Herbert Heinrich, competing for Poseidon, won the 100 meters in 1:05.2 minutes and set the German record for the 400 meters in freestyle swimming in 5:38.2 minutes. F. Wiesel of ASV Leipzig won the third championship title for Leipzig in diving. The specially constructed 100-meter lanes were used again the following year for the 1. Deutsche Arbeiter Turn- und Sportfest.

Leipzig's citizens enjoyed using this "bathtub" and numerous generations learned to swim there. Due to the rapidly declining water quality in the 1970s, a general swimming ban was imposed in 1979, and the swimming pool was dismantled.

=== Running ===
The Auensee is a popular meeting place for runners. From 1980 to 1990, the Auensee Marathon took place annually in April.
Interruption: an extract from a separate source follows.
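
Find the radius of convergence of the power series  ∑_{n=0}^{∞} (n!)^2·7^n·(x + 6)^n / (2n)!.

R = 4/7

Apply the ratio test: |a_{n+1}| / |a_n| = (n+1)²/[(2n+1)·(2n+2)] · 7, which tends to 7/4 as n → ∞.
Hence the series converges for |x + 6| < 1/(7/4) = 4/7, so the radius of convergence is 4/7.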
It was a marathon over four laps in the Leipzig Riverside forest, the second Leipzig marathon alongside the Leipzig Marathon, which had been running since 1977. Since 1990, the ultramarathon Leipziger 100-km-Lauf (Leipzig 100 km, also known as the 100 km Run at the Auensee) has taken place in September or (since 1997) August, on the same route but over ten laps. It also includes a 50 km running competition. The event is organized by the Laufclub Auensee e. V. Leipzig, which also organizes several shorter running competitions throughout the year, as well as a practically weekly running meet-up for everyone at the Auensee.

== Miscellaneous ==
Meadow Lake is the English term for Auensee, and Meadow Lake Music GmbH is therefore the name of the record label of Matthias Winkler, managing director of MAWI Konzert GmbH with Haus Auensee as its concert venue.